Steven, a dual citizen of US and Ghana, drives a cab, studies at the University of Maryland and runs a small acupuncture pads business back in Africa. ‘I want to go back home soon, like how you Indians are and make a difference to my land.’ I was impressed and inspired by this young man’s patriotism, drive and conviction.


My travel planner – Ahmed the Turk
Too many Sam Adams the earlier night and I woke up late. I had to catch a flight at 8.27 am and the front desk had told me that there is a shuttle every half hour. They did not tell me that they start at 7.45 am on a Saturday.

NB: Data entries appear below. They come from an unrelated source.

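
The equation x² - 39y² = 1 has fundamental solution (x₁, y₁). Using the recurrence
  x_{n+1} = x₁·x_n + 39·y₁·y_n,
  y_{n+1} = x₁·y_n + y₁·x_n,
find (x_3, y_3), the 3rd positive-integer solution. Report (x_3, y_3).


Step 1: Find the fundamental solution (x₁, y₁) of x² - 39y² = 1.
  Expand √39 as a continued fraction. a₀ = ⌊√39⌋ = 6; iterate m_{k+1} = d_k·a_k − m_k, d_{k+1} = (39 − m_{k+1}²)/d_k, a_{k+1} = ⌊(a₀ + m_{k+1})/d_{k+1}⌋ (starting m₀ = 0, d₀ = 1), with convergents p_k = a_k·p_{k-1} + p_{k-2}, q_k = a_k·q_{k-1} + q_{k-2} (p₋₁ = 1, q₋₁ = 0):
  k = 0: a₀ = 6; p₀/q₀ = 6/1; p₀² − 39·q₀² = 36 − 39 = -3.
  k = 1: m = 6, d = 3, a = ⌊(6 + 6)/3⌋ = 4; p/q = (4·6 + 1)/(4·1 + 0) = 25/4; p² − 39·q² = 625 − 624 = 1.
  The first convergent with p² − 39·q² = 1 gives the fundamental solution (x₁, y₁) = (25, 4).
Step 2: Apply the recurrence (x_{n+1}, y_{n+1}) = (x₁x_n + 39y₁y_n, x₁y_n + y₁x_n) repeatedly.
  From (x_1, y_1) = (25, 4): x_2 = 25·25 + 39·4·4 = 1249; y_2 = 25·4 + 4·25 = 200.
  From (x_2, y_2) = (1249, 200): x_3 = 25·1249 + 39·4·200 = 62425; y_3 = 25·200 + 4·1249 = 9996.
Step 3: Verify x_3² - 39·y_3² = 3896880625 - 3896880624 = 1 (should be 1). ✓

(x_1, y_1) = (25, 4); (x_3, y_3) = (62425, 9996).


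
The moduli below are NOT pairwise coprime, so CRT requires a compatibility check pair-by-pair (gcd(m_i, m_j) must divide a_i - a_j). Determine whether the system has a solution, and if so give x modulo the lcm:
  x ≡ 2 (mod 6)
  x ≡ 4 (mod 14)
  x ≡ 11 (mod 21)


Moduli 6, 14, 21 are not pairwise coprime, so CRT works modulo lcm(m_i) when all pairwise compatibility conditions hold.
Pairwise compatibility: gcd(m_i, m_j) must divide a_i - a_j for every pair.
Merge one congruence at a time:
  Start: x ≡ 2 (mod 6).
  Combine with x ≡ 4 (mod 14): gcd(6, 14) = 2; 4 - 2 = 2, which IS divisible by 2, so compatible.
    Write x = 2 + 6·t and substitute into x ≡ 4 (mod 14): 6·t ≡ 4 − 2 = 2 (mod 14).
    Divide the congruence (and modulus) by g = 2: 3·t ≡ 1 (mod 7).
    The inverse of 3 mod 7 is 5 (since 3·5 = 15 = 2·7 + 1), so t ≡ 5·1 = 5 ≡ 5 (mod 7).
    Then x = 2 + 6·5 = 32, valid modulo lcm(6, 14) = 42: x ≡ 32 (mod 42).
  Combine with x ≡ 11 (mod 21): gcd(42, 21) = 21; 11 - 32 = -21, which IS divisible by 21, so compatible.
    Write x = 32 + 42·t and substitute into x ≡ 11 (mod 21): 42·t ≡ 11 − 32 = -21 (mod 21).
    Divide the congruence (and modulus) by g = 21: 2·t ≡ -1 (mod 1).
    Modulo 1 every t works; take t = 0.
    Then x = 32 + 42·0 = 32, valid modulo lcm(42, 21) = 42: x ≡ 32 (mod 42).
Verify: 32 mod 6 = 2, 32 mod 14 = 4, 32 mod 21 = 11.

x ≡ 32 (mod 42).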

I had to call for a cab. Ahmed the Turk drives in and I politely told him to step on it. It is a short drive. Ahmed talks without a pause in an interesting mid eastern accent with guttural flourishes to an otherwise insipid monologue. I made the mistake of confessing that I am planning a week’s vacation in Istanbul. Ahmed quickly donned his cap of the knowledgeable guide set out to create my itinerary as I panic.

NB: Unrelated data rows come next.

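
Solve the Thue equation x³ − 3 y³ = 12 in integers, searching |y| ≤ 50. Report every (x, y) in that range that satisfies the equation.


The equation is x³ - 3y³ = 12. For fixed y, x³ = 3·y³ + 12, so a solution requires the RHS to be a perfect cube.
Strategy: iterate y from -50 to 50, compute RHS = 3·y³ + 12, and check whether it is a (positive or negative) perfect cube.
Check small values of y:
  y = 0: RHS = 12 is not a perfect cube.
  y = 1: RHS = 15 is not a perfect cube.
  y = -1: RHS = 9 is not a perfect cube.
  y = 2: RHS = 36 is not a perfect cube.
  y = -2: RHS = -12 is not a perfect cube.
  y = 3: RHS = 93 is not a perfect cube.
  y = -3: RHS = -69 is not a perfect cube.
Continuing the search up to |y| = 50 finds no solutions either.
No (x, y) in the scanned range satisfies the equation.

No integer solutions with |y| ≤ 50.


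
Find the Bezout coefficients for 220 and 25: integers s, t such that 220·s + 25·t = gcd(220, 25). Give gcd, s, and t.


Euclidean algorithm on (220, 25) — divide until remainder is 0:
  220 = 8 · 25 + 20
  25 = 1 · 20 + 5
  20 = 4 · 5 + 0
gcd(220, 25) = 5.
Track Bezout coefficients alongside the remainders: start with r₀ = 220 = a·1 + b·0 (s = 1, t = 0) and r₁ = 25 = a·0 + b·1 (s = 0, t = 1); each new remainder r_{k+1} = r_{k-1} − q_k·r_k inherits s_{k+1} = s_{k-1} − q_k·s_k, t_{k+1} = t_{k-1} − q_k·t_k, so r_k = a·s_k + b·t_k at every step:
  q = 8: r = 20, s = 1 − 8·0 = 1, t = 0 − 8·1 = -8  (check: 220·1 + 25·(-8) = 20)
  q = 1: r = 5, s = 0 − 1·1 = -1, t = 1 − 1·(-8) = 9  (check: 220·(-1) + 25·9 = 5)
The row with r = 5 (the gcd) gives the Bezout coefficients s = -1, t = 9.
Result: 220 · (-1) + 25 · (9) = 5.

gcd(220, 25) = 5; s = -1, t = 9 (check: 220·(-1) + 25·9 = 5).


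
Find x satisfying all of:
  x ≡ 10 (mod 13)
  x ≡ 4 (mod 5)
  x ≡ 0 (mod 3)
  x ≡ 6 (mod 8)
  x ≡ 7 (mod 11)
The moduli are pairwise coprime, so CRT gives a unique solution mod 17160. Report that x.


Product of moduli M = 13 · 5 · 3 · 8 · 11 = 17160.
Merge one congruence at a time:
  Start: x ≡ 10 (mod 13).
  Combine with x ≡ 4 (mod 5); new modulus lcm = 65.
    Write x = 10 + 13·t and substitute into x ≡ 4 (mod 5): 13·t ≡ 4 − 10 = -6 (mod 5).
    Reduce coefficients mod 5: 3·t ≡ 4 (mod 5).
    The inverse of 3 mod 5 is 2 (since 3·2 = 6 = 1·5 + 1), so t ≡ 2·4 = 8 ≡ 3 (mod 5).
    Then x = 10 + 13·3 = 49, valid modulo lcm(13, 5) = 65: x ≡ 49 (mod 65).
  Combine with x ≡ 0 (mod 3); new modulus lcm = 195.
    Write x = 49 + 65·t and substitute into x ≡ 0 (mod 3): 65·t ≡ 0 − 49 = -49 (mod 3).
    Reduce coefficients mod 3: 2·t ≡ 2 (mod 3).
    The inverse of 2 mod 3 is 2 (since 2·2 = 4 = 1·3 + 1), so t ≡ 2·2 = 4 ≡ 1 (mod 3).
    Then x = 49 + 65·1 = 114, valid modulo lcm(65, 3) = 195: x ≡ 114 (mod 195).
  Combine with x ≡ 6 (mod 8); new modulus lcm = 1560.
    Write x = 114 + 195·t and substitute into x ≡ 6 (mod 8): 195·t ≡ 6 − 114 = -108 (mod 8).
    Reduce coefficients mod 8: 3·t ≡ 4 (mod 8).
    The inverse of 3 mod 8 is 3 (since 3·3 = 9 = 1·8 + 1), so t ≡ 3·4 = 12 ≡ 4 (mod 8).
    Then x = 114 + 195·4 = 894, valid modulo lcm(195, 8) = 1560: x ≡ 894 (mod 1560).
  Combine with x ≡ 7 (mod 11); new modulus lcm = 17160.
    Write x = 894 + 1560·t and substitute into x ≡ 7 (mod 11): 1560·t ≡ 7 − 894 = -887 (mod 11).
    Reduce coefficients mod 11: 9·t ≡ 4 (mod 11).
    The inverse of 9 mod 11 is 5 (since 9·5 = 45 = 4·11 + 1), so t ≡ 5·4 = 20 ≡ 9 (mod 11).
    Then x = 894 + 1560·9 = 14934, valid modulo lcm(1560, 11) = 17160: x ≡ 14934 (mod 17160).
Verify against each original: 14934 mod 13 = 10, 14934 mod 5 = 4, 14934 mod 3 = 0, 14934 mod 8 = 6, 14934 mod 11 = 7.

x ≡ 14934 (mod 17160).


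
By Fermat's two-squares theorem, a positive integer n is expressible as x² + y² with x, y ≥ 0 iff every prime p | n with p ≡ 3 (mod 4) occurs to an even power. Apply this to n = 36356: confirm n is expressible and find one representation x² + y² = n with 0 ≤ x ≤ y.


Step 1: Factor n = 36356 = 2^2 · 61 · 149.
Step 2: Check the mod-4 condition on each prime factor: 2 = 2 (special); 61 ≡ 1 (mod 4), exponent 1; 149 ≡ 1 (mod 4), exponent 1.
All primes ≡ 3 (mod 4) appear to even exponent (or don't appear), so by the two-squares theorem n IS expressible as a sum of two squares.
Step 3: Build a representation. Group n = k² · m with k = 2 and m = 61 · 149 = 9089 (a product of primes ≡ 1 (mod 4)); a representation of m scales to one of n via (k·x)² + (k·y)² = k²(x² + y²). Each prime p ≡ 1 (mod 4) is itself a sum of two squares; find a² by testing p − a² for a perfect square:
  61: 61 − 1² = 60, 61 − 2² = 57, 61 − 3² = 52, 61 − 4² = 45, 61 − 5² = 36 = 6² ⇒ 61 = 5² + 6².
  149: 149 − 1² = 148, 149 − 2² = 145, 149 − 3² = 140, 149 − 4² = 133, 149 − 5² = 124, 149 − 6² = 113, 149 − 7² = 100 = 10² ⇒ 149 = 7² + 10².
  Combine using the Brahmagupta–Fibonacci identity (a² + b²)(c² + d²) = (ac − bd)² + (ad + bc)² = (ac + bd)² + (ad − bc)²:
  61 · 149 = 9089: from (5² + 6²)(7² + 10²), take (5·7 − 6·10, 5·10 + 6·7) = (35 − 60, 50 + 42) = (-25, 92); dropping signs (only squares matter) gives (25, 92); check 25² + 92² = 625 + 8464 = 9089 ✓.
  Scale by k = 2: (2·25, 2·92) = (50, 184).
Step 4: Order so x ≤ y and verify: 50² + 184² = 2500 + 33856 = 36356 = n. ✓

n = 36356 = 50² + 184² (one valid representation with x ≤ y).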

‘First day is at the bazaar Kapalıçari; next day is at the mosques Ahi Celibi, Selimiye, Al Sophia and Zeyrek; then the churches Anglikan and more. You get everything in Istanbul, the legit and the illicit. But you need to know the path. You should eat the fish, with what do you call that, lemon and olive oil at the bazaar. Ask them to make it hot and eat it slowly. Do not forget to take the ferry across the river between the European quarters and the Asian quarters. The sauce for the fish is an amazing combination of olive leaves and spices. Ask the guys to top it’. At this point we have been at the United gate for a few minutes and my flight will shut in about twenty. I can see that the airport is extremely crowded with weekend traffic. I am being polite and listening to him as I pull my wallet out. He continues with the color of the sea in Turkey, extended services in a Turkish bath (he winks), but does not tell me the fare. Another minute of his banter and I am about to excrete wire-cut house bricks. In between somewhere he said ‘Thirteen dollars’ and I stuffed a twenty dollar bill in his palm and shot out like a moor during crusade. I ran to the counter, inched nervously in the queue, get half naked through security check, dress up, reach gate C16 and as the lady is deciphering my last name to announce I slide to her, enter the gate and it shuts behind me. I was the last person to enter the plane and the vacation in Turkey was the last thought in my head.

I breathe as the Embraer taxis out on the runway. It lumbers up the sky and I ease into a comfortable content nap. I am going back to Dallas.